Patung bis menggambarkna rupa dari anggota keluarga yang telah meninggal.
Yang satu berdiri di atas bahu yang lain bersusun dan paling utama berada di
puncak bis. Setelah itu diberikan warna dan diberikan hiasan-hiasan.Usai
didandani, patung bis ini diletakkan di atas suatu panggung yang dibangun
dirumah panjang. Pada saat itu, keluarga yang ditinggalkan akan mengatakan
bahwa pembalasan dendam telah dilaksanakan dan mereka mengharapkan agar
roh-roh yang telah meninggal itu berangkat ke pulau Sirets dengan tenang.

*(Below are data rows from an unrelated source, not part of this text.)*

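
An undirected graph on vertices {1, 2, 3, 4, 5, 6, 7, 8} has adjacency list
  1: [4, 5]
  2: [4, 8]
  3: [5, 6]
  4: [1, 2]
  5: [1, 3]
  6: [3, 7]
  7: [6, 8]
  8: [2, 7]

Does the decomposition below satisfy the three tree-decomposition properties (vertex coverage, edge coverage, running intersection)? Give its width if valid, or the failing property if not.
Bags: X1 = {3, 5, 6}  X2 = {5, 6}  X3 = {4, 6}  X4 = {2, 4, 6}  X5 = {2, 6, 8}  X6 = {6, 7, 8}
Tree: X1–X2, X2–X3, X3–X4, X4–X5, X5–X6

A tree decomposition must satisfy three properties: every vertex lies in some bag; for every edge, both endpoints lie together in some bag; and for every vertex, the bags containing it form a connected subtree. Here vertex 1 appears in no bag, so the decomposition is invalid.

No — vertex 1 appears in no bag.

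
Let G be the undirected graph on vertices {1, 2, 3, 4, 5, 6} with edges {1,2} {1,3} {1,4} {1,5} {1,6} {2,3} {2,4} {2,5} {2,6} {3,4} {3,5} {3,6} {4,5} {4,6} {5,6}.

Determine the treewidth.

5

A width-5 tree decomposition is:
Bags: B1 = {1, 2, 3, 4, 5, 6}
Tree: (single bag)
A single bag containing all 6 vertices is trivially a valid decomposition of width 5. Conversely, {1, 2, 3, 4, 5, 6} is a clique of size 6, and the vertices of any clique must share a bag in every tree decomposition; so some bag has ≥ 6 vertices and tw(G) ≥ 5. Therefore the treewidth is 5.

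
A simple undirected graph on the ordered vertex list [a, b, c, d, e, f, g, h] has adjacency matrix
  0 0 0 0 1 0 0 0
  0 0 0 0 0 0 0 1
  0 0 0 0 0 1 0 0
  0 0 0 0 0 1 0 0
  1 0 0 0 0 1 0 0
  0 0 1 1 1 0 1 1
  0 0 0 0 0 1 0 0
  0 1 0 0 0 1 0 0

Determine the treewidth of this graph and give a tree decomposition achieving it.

Every bag has size at most 2, so the width is 2 − 1 = 1 and tw(G) ≤ 1. Since G has at least one edge (e.g. c–f), it is not an edgeless graph, so tw(G) ≥ 1. Therefore the treewidth is 1.

Treewidth 1.
One such decomposition:
Bags: B1 = {c, f}  B2 = {f, h}  B3 = {e, f}  B4 = {a, e}  B5 = {d, f}  B6 = {b, h}  B7 = {f, g}
Tree: B1–B2, B2–B3, B3–B4, B2–B5, B2–B6, B5–B7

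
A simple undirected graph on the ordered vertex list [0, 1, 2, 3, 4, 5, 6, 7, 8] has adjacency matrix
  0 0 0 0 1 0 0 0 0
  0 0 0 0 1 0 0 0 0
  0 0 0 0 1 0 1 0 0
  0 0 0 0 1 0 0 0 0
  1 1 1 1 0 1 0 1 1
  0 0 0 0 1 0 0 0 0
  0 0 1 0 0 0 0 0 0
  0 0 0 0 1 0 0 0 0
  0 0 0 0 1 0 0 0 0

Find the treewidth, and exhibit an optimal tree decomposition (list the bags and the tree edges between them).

Every bag has size at most 2, so the width is 2 − 1 = 1 and tw(G) ≤ 1. Any graph with an edge has treewidth ≥ 1, and G has the edge 3–4. Hence tw(G) = 1 exactly.

Treewidth 1.
One such decomposition:
Bags: B1 = {3, 4}  B2 = {1, 4}  B3 = {4, 7}  B4 = {4, 8}  B5 = {2, 4}  B6 = {2, 6}  B7 = {0, 4}  B8 = {4, 5}
Tree: B1–B2, B2–B3, B3–B4, B1–B5, B5–B6, B3–B7, B1–B8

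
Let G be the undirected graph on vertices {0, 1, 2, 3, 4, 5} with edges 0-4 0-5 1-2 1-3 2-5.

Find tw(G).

A width-1 tree decomposition is:
Bags: B1 = {0, 4}  B2 = {0, 5}  B3 = {2, 5}  B4 = {1, 2}  B5 = {1, 3}
Tree: B1–B2, B2–B3, B3–B4, B4–B5
Every bag has size at most 2, so the width is 2 − 1 = 1 and tw(G) ≤ 1. Since G has at least one edge (e.g. 4–0), it is not an edgeless graph, so tw(G) ≥ 1. Therefore the treewidth is 1.

1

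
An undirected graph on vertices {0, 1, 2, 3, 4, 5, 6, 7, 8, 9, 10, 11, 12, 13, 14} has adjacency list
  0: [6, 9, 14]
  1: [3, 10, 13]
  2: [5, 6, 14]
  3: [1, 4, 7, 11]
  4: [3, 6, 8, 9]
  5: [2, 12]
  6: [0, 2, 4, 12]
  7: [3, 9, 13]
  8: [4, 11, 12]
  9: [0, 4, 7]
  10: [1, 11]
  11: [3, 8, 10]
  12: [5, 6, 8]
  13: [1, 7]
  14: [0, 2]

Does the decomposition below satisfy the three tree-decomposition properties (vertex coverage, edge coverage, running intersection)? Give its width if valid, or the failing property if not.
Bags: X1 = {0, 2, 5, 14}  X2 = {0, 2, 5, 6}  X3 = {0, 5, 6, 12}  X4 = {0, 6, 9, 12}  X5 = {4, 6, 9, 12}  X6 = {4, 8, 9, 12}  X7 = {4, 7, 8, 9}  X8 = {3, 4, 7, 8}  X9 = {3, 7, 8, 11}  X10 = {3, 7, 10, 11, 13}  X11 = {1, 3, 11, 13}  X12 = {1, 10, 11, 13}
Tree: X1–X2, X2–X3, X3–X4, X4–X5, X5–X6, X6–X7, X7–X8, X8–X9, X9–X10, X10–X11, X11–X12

No — bags containing vertex 10 are not connected in the tree.

A tree decomposition must satisfy three properties: every vertex lies in some bag; for every edge, both endpoints lie together in some bag; and for every vertex, the bags containing it form a connected subtree. Here bags containing vertex 10 are not connected in the tree, so the decomposition is invalid.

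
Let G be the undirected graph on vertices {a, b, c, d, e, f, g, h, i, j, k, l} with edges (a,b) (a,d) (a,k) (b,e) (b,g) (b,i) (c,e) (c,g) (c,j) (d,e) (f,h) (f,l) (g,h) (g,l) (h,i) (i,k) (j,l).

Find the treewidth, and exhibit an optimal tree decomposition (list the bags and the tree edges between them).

Each bag holds 4 vertices, so the decomposition has width 3, which upper-bounds the treewidth. For the lower bound: the 4 vertex sets {f,j,l}, {h}, {g}, {b,c,e,i} are disjoint, each induces a connected subgraph, and every pair is joined by at least one edge of G. Contracting each set to a single vertex therefore yields K_{4} as a minor, and since treewidth is minor-monotone, tw(G) ≥ tw(K_{4}) = 3. Combining the bounds, tw(G) = 3.

Treewidth 3.
One optimal decomposition is:
Bags: B1 = {f, h, j, l}  B2 = {g, h, j, l}  B3 = {c, g, h, j}  B4 = {c, g, h, i}  B5 = {b, c, g, i}  B6 = {b, c, e, i}  B7 = {b, e, i, k}  B8 = {a, b, e, k}  B9 = {a, d, e, k}
Tree: B1–B2, B2–B3, B3–B4, B4–B5, B5–B6, B6–B7, B7–B8, B8–B9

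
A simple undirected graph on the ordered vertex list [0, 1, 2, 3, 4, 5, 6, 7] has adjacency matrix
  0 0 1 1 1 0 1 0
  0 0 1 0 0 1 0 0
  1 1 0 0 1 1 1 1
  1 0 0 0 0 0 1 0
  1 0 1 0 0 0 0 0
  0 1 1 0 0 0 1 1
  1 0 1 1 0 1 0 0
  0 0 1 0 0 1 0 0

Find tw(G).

2

A width-2 tree decomposition is:
Bags: B1 = {2, 5, 6}  B2 = {2, 5, 7}  B3 = {1, 2, 5}  B4 = {0, 2, 6}  B5 = {0, 3, 6}  B6 = {0, 2, 4}
Tree: B1–B2, B1–B3, B1–B4, B4–B5, B4–B6
The largest bag has 3 vertices, giving width 2; this decomposition certifies tw(G) ≤ 2. On the other hand G contains the 3-clique {0, 2, 4}. A clique must lie in a single bag of any decomposition, so no decomposition can have width below 2. Combining the bounds, tw(G) = 2.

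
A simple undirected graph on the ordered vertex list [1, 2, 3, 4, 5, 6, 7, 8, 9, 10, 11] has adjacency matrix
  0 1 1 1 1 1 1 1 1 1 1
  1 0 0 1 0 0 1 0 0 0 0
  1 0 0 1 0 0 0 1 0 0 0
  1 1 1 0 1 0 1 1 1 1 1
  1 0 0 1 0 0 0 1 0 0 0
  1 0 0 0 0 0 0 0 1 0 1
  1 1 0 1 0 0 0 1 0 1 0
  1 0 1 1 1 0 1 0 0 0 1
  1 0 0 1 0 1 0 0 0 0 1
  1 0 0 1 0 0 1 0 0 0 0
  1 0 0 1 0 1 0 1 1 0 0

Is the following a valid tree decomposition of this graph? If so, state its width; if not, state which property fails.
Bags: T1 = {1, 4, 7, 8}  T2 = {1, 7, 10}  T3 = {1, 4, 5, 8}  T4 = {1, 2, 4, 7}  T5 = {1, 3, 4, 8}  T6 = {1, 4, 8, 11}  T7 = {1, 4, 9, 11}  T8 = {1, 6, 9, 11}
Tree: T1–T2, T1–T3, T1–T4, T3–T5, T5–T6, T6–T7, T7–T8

No — edge (4,10) lies in no bag.

A tree decomposition must satisfy three properties: every vertex lies in some bag; for every edge, both endpoints lie together in some bag; and for every vertex, the bags containing it form a connected subtree. Here edge (4,10) lies in no bag, so the decomposition is invalid.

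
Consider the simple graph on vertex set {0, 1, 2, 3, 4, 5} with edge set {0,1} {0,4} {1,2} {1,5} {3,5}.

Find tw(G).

1

A width-1 tree decomposition is:
Bags: B1 = {1, 5}  B2 = {3, 5}  B3 = {1, 2}  B4 = {0, 1}  B5 = {0, 4}
Tree: B1–B2, B1–B3, B3–B4, B4–B5
Each bag holds 2 vertices, so the decomposition has width 1, which upper-bounds the treewidth. Any graph with an edge has treewidth ≥ 1, and G has the edge 5–1. Hence tw(G) = 1 exactly.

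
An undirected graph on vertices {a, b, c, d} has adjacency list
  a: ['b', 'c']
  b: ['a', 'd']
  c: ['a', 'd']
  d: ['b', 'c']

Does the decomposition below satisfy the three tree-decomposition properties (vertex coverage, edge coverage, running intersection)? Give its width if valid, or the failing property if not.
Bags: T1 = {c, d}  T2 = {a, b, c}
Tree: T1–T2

No — edge (b,d) lies in no bag.

A tree decomposition must satisfy three properties: every vertex lies in some bag; for every edge, both endpoints lie together in some bag; and for every vertex, the bags containing it form a connected subtree. Here edge (b,d) lies in no bag, so the decomposition is invalid.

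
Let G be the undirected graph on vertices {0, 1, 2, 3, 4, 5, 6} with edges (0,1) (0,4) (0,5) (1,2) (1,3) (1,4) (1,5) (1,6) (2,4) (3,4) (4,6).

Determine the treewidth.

A width-2 tree decomposition is:
Bags: B1 = {1, 2, 4}  B2 = {1, 4, 6}  B3 = {0, 1, 4}  B4 = {1, 3, 4}  B5 = {0, 1, 5}
Tree: B1–B2, B1–B3, B1–B4, B3–B5
The largest bag has 3 vertices, giving width 2; this decomposition certifies tw(G) ≤ 2. For the lower bound, the 3 vertices {0, 1, 4} are pairwise adjacent, and any tree decomposition puts a clique entirely inside one bag — forcing width ≥ 2. Hence tw(G) = 2 exactly.

2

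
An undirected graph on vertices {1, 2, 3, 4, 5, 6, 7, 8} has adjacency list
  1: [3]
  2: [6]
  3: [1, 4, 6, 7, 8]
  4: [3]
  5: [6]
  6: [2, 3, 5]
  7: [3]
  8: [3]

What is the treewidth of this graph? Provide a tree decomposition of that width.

Treewidth 1.
One optimal decomposition is:
Bags: B1 = {3, 6}  B2 = {3, 4}  B3 = {3, 8}  B4 = {3, 7}  B5 = {5, 6}  B6 = {2, 6}  B7 = {1, 3}
Tree: B1–B2, B1–B3, B2–B4, B1–B5, B5–B6, B4–B7

Each bag holds 2 vertices, so the decomposition has width 1, which upper-bounds the treewidth. G has an edge, so its treewidth is at least 1. Hence tw(G) = 1 exactly.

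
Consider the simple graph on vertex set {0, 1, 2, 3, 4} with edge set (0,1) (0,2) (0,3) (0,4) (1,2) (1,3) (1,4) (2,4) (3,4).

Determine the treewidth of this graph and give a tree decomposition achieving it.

Treewidth 3.
One such decomposition:
Bags: B1 = {0, 1, 2, 4}  B2 = {0, 1, 3, 4}
Tree: B1–B2

The largest bag has 4 vertices, giving width 3; this decomposition certifies tw(G) ≤ 3. Conversely, {0, 1, 2, 4} is a clique of size 4, and the vertices of any clique must share a bag in every tree decomposition; so some bag has ≥ 4 vertices and tw(G) ≥ 3. Therefore the treewidth is 3.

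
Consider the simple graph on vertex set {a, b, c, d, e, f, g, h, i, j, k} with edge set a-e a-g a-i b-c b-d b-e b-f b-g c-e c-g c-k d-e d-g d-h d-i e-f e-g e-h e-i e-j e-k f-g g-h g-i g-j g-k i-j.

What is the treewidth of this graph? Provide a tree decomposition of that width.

Treewidth 3.
One such decomposition:
Bags: B1 = {d, e, g, i}  B2 = {d, e, g, h}  B3 = {b, d, e, g}  B4 = {b, c, e, g}  B5 = {c, e, g, k}  B6 = {e, g, i, j}  B7 = {b, e, f, g}  B8 = {a, e, g, i}
Tree: B1–B2, B1–B3, B3–B4, B4–B5, B1–B6, B3–B7, B6–B8

Each bag holds 4 vertices, so the decomposition has width 3, which upper-bounds the treewidth. Conversely, {d, e, g, h} is a clique of size 4, and the vertices of any clique must share a bag in every tree decomposition; so some bag has ≥ 4 vertices and tw(G) ≥ 3. Combining the bounds, tw(G) = 3.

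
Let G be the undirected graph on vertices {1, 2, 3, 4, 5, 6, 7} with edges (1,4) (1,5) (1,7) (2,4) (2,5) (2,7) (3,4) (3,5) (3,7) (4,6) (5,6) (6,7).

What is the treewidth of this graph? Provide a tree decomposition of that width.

Treewidth 3.
One optimal decomposition is:
Bags: B1 = {2, 4, 5, 7}  B2 = {1, 4, 5, 7}  B3 = {3, 4, 5, 7}  B4 = {4, 5, 6, 7}
Tree: B1–B2, B2–B3, B3–B4

Every bag has size at most 4, so the width is 4 − 1 = 3 and tw(G) ≤ 3. For the lower bound: the 4 vertex sets {2,4}, {1,5}, {7}, {3} are disjoint, each induces a connected subgraph, and every pair is joined by at least one edge of G. Contracting each set to a single vertex therefore yields K_{4} as a minor, and since treewidth is minor-monotone, tw(G) ≥ tw(K_{4}) = 3. The upper and lower bounds meet at 3, so that is the treewidth.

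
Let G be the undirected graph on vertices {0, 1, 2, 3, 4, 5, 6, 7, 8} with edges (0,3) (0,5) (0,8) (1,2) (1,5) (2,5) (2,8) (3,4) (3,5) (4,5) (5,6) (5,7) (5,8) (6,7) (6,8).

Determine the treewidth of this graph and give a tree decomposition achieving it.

Treewidth 2.
Bags: B1 = {2, 5, 8}  B2 = {5, 6, 8}  B3 = {0, 5, 8}  B4 = {0, 3, 5}  B5 = {3, 4, 5}  B6 = {1, 2, 5}  B7 = {5, 6, 7}
Tree: B1–B2, B1–B3, B3–B4, B4–B5, B1–B6, B2–B7

The largest bag has 3 vertices, giving width 2; this decomposition certifies tw(G) ≤ 2. For the lower bound, the 3 vertices {1, 2, 5} are pairwise adjacent, and any tree decomposition puts a clique entirely inside one bag — forcing width ≥ 2. Therefore the treewidth is 2.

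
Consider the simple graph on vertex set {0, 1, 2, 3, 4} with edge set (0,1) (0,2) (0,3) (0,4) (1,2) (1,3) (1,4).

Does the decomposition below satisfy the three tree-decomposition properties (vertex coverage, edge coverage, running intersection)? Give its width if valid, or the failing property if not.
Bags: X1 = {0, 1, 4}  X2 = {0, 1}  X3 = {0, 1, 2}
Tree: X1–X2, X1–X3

A tree decomposition must satisfy three properties: every vertex lies in some bag; for every edge, both endpoints lie together in some bag; and for every vertex, the bags containing it form a connected subtree. Here vertex 3 appears in no bag, so the decomposition is invalid.

No — vertex 3 appears in no bag.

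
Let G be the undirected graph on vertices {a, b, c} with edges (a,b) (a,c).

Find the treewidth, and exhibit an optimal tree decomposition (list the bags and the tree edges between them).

The largest bag has 2 vertices, giving width 1; this decomposition certifies tw(G) ≤ 1. Any graph with an edge has treewidth ≥ 1, and G has the edge a–b. Hence tw(G) = 1 exactly.

Treewidth 1.
One optimal decomposition is:
Bags: B1 = {a, b}  B2 = {a, c}
Tree: B1–B2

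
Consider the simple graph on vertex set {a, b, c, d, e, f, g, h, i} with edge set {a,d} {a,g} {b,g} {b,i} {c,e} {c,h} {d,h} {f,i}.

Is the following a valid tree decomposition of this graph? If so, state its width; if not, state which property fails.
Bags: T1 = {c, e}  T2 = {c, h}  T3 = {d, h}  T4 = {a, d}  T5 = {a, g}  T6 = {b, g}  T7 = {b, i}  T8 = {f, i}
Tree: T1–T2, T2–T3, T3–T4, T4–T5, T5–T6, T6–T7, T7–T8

Checking the three conditions: (i) the bags cover all of {a, b, c, d, e, f, g, h, i}; (ii) for each edge, some bag contains both endpoints; (iii) the bags containing any fixed vertex form a subtree. All hold, so the decomposition is valid with width 2 − 1 = 1.

Yes; width 1.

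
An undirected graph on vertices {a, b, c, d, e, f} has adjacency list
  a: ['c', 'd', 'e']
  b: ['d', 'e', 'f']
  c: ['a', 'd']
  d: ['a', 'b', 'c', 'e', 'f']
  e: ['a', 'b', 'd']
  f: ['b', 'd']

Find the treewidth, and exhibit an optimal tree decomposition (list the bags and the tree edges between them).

The largest bag has 3 vertices, giving width 2; this decomposition certifies tw(G) ≤ 2. For the lower bound, the 3 vertices {a, c, d} are pairwise adjacent, and any tree decomposition puts a clique entirely inside one bag — forcing width ≥ 2. Combining the bounds, tw(G) = 2.

Treewidth 2.
Bags: B1 = {b, d, e}  B2 = {a, d, e}  B3 = {a, c, d}  B4 = {b, d, f}
Tree: B1–B2, B2–B3, B1–B4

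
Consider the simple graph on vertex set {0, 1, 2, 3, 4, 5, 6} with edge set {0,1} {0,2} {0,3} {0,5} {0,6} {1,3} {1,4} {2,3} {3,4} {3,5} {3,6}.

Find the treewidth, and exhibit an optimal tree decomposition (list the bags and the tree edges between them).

Treewidth 2.
One such decomposition:
Bags: B1 = {0, 1, 3}  B2 = {0, 3, 5}  B3 = {1, 3, 4}  B4 = {0, 2, 3}  B5 = {0, 3, 6}
Tree: B1–B2, B1–B3, B2–B4, B1–B5

The largest bag has 3 vertices, giving width 2; this decomposition certifies tw(G) ≤ 2. On the other hand G contains the 3-clique {0, 1, 3}. A clique must lie in a single bag of any decomposition, so no decomposition can have width below 2. The upper and lower bounds meet at 2, so that is the treewidth.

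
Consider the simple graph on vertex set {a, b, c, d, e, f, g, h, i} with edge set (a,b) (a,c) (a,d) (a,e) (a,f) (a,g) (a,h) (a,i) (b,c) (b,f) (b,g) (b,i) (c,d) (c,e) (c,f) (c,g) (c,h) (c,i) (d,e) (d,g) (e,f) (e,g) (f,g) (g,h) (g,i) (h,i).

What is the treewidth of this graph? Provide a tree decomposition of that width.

Every bag has size at most 5, so the width is 5 − 1 = 4 and tw(G) ≤ 4. For the lower bound, the 5 vertices {a, c, d, e, g} are pairwise adjacent, and any tree decomposition puts a clique entirely inside one bag — forcing width ≥ 4. Hence tw(G) = 4 exactly.

Treewidth 4.
One optimal decomposition is:
Bags: B1 = {a, b, c, f, g}  B2 = {a, b, c, g, i}  B3 = {a, c, g, h, i}  B4 = {a, c, e, f, g}  B5 = {a, c, d, e, g}
Tree: B1–B2, B2–B3, B1–B4, B4–B5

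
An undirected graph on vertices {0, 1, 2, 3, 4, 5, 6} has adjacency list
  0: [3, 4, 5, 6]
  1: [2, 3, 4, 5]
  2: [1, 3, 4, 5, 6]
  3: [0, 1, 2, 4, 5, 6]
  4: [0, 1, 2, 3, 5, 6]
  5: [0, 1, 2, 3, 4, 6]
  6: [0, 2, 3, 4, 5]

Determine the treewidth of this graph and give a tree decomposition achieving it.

The largest bag has 5 vertices, giving width 4; this decomposition certifies tw(G) ≤ 4. On the other hand G contains the 5-clique {0, 3, 4, 5, 6}. A clique must lie in a single bag of any decomposition, so no decomposition can have width below 4. Therefore the treewidth is 4.

Treewidth 4.
One optimal decomposition is:
Bags: B1 = {2, 3, 4, 5, 6}  B2 = {1, 2, 3, 4, 5}  B3 = {0, 3, 4, 5, 6}
Tree: B1–B2, B1–B3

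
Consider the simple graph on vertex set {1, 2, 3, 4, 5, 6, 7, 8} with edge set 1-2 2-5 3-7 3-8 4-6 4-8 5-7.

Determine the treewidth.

A width-1 tree decomposition is:
Bags: B1 = {4, 6}  B2 = {4, 8}  B3 = {3, 8}  B4 = {3, 7}  B5 = {5, 7}  B6 = {2, 5}  B7 = {1, 2}
Tree: B1–B2, B2–B3, B3–B4, B4–B5, B5–B6, B6–B7
Each bag holds 2 vertices, so the decomposition has width 1, which upper-bounds the treewidth. G has an edge, so its treewidth is at least 1. The upper and lower bounds meet at 1, so that is the treewidth.

1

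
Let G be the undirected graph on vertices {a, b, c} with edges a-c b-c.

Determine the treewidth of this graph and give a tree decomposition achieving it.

Every bag has size at most 2, so the width is 2 − 1 = 1 and tw(G) ≤ 1. G has an edge, so its treewidth is at least 1. Hence tw(G) = 1 exactly.

Treewidth 1.
One optimal decomposition is:
Bags: B1 = {a, c}  B2 = {b, c}
Tree: B1–B2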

Mereka
juga memohon agar keluarga yang ditinggalkan tidak diganggu dan diberikan
kesuburan. Biasanya, patung bis ini kemudian ditaruh dan ditegakkan di daerah
sagu hingga rusak.

=== Upacara pengukuhan dan pembuatan rumah bujang (''yentpokmbu'') ===


Orang-orang Asmat mempunyai 2 tipe rumah, yaitu rumah keluarga dan rumah
bujang (''je''). Rumah bujang inilah yang amat penting bagi orang-orang Asmat.
Rumah bujang ini dinamakan sesuai nama marga (keluarga) pemiliknya.

Rumah bujang merupakan pusat kegiatan baik yang bersifat religius maupun yang
bersifat nonreligius. Suatu keluarga dapat tinggal di sana, tetapi apabila ada suatu
penyerangan yang akan direncanakan atau upacara-upacara tertentu, wanita dan
anak-anak dilarang masuk.
Orang-orang Asmat melakukan upacara khusus untuk rumah bujang yang baru,
yang dihadiri oleh keluarga dan kerabat. Pembuatan rumah bujang juga diikuti
oleh beberapa orang dan upacara dilakukan dengan tari-tarian dan penabuhan tifa.